Green then kicks it out to Andrew Wiggins on the left wing, forcing Robinson to have to close out a considerable distance. Wiggins attacks the close out and gets two feet in the paint, while Green relocates to the dunker spot. Adebayo is forced to step up to help on Wiggins’ penetration, resulting in an easy pass to Green for the dunk.
That was the peak of the Warriors’ zone-busting prowess against the Heat. But in a strange turn of events, poor shot selection and lack of patience had them baffled and scratching their heads by the end of the game.
For instance, take this possession to begin the fourth quarter:
Not much was done to distort the shape of the zone above. A few passes were made, there was an attempt at a pin-in by Ty Jerome for Jordan Poole, and some attempts to flash toward the nail. But the lack of effective ball movement virtually allows the Heat to sit on this possession, which ends with a contested long three.
Even if some outside shots do manage to fall, sustainability is still an issue.
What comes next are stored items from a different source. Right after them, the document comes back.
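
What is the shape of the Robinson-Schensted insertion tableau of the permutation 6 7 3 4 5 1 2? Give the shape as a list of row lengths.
Row-insert each entry into an empty tableau.

After inserting 6: P = [[6]].
After inserting 7: P = [[6, 7]].
After inserting 3: P = [[3, 7], [6]].
After inserting 4: P = [[3, 4], [6, 7]].
After inserting 5: P = [[3, 4, 5], [6, 7]].
After inserting 1: P = [[1, 4, 5], [3, 7], [6]].
After inserting 2: P = [[1, 2, 5], [3, 4], [6, 7]].

The final insertion tableau P = [[1, 2, 5], [3, 4], [6, 7]] has shape [3, 2, 2].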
Relying exclusively on long pull-up jumpers is still subscribing to mediocre process.
These shots below turned out to be fool’s gold:
Such shots led to other head-scratching attempts that came with plenty of time on the shot clock — again, lacking any sort of patience and surgical precision:
Without any sort of viable answer against the zone, the Warriors had to count on a small bout of luck to score. These came in the form of offensive rebounds that got them second-chance points.
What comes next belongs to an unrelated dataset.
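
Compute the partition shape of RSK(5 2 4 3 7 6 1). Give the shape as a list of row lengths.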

One fundamental pitfall of a zone is that it’s prone to coughing up offensive rebounds, simply because the lack of matching up makes it more difficult to box out. Add in the element of long threes taking awkward bounces and you get fortunate opportunities like these:
The Warriors veteran unit mounted a more concerted effort to find the gaps and exploit them, but those efforts were continually rebuffed by the Heat. If ever there were gaps, they were quickly closed; perceived pockets of space turned out to be traps.
When the Warriors had the opportunity to draw a scripted set play out of a timeout (i.e., after the questionable overturn that turned a Steph Curry trip to the line into a possession for the Heat), they went to a set designed particularly for Klay Thompson — a double drag with Thompson as the first screener:
With Curry drawing two to his orbit, it leaves a single defender against the Kevon Looney downscreen action for Thompson. The process was sound, and the shot was good — but Thompson is unable to finish.
Contrast that shot with this one — against a zone — that Thompson took with 19 seconds on the shot-clock:
This is simply not the kind of shot to take during a one-possession game. Much better looks can be generated; Draymond Green, for example, was open in the middle of the floor. A pass to him would’ve gotten the Warriors a better look and a higher-quality shot.
The Heat banked on their zone to force the Warriors into questionable shot selection and decision making — and the Warriors virtually handed it to them on a silver platter.
Heat ran zone on 41 possessions tonight, 13 of them in the fourth quarter, and only allowed 0.97 points per possession on those (1.22 ppp in man coverage) per Second Spectrum.
— Couper Moorhead (@CoupNBA) November 2, 2022
Those 41 zone possessions are most in the league this season and would have been 9th most last year.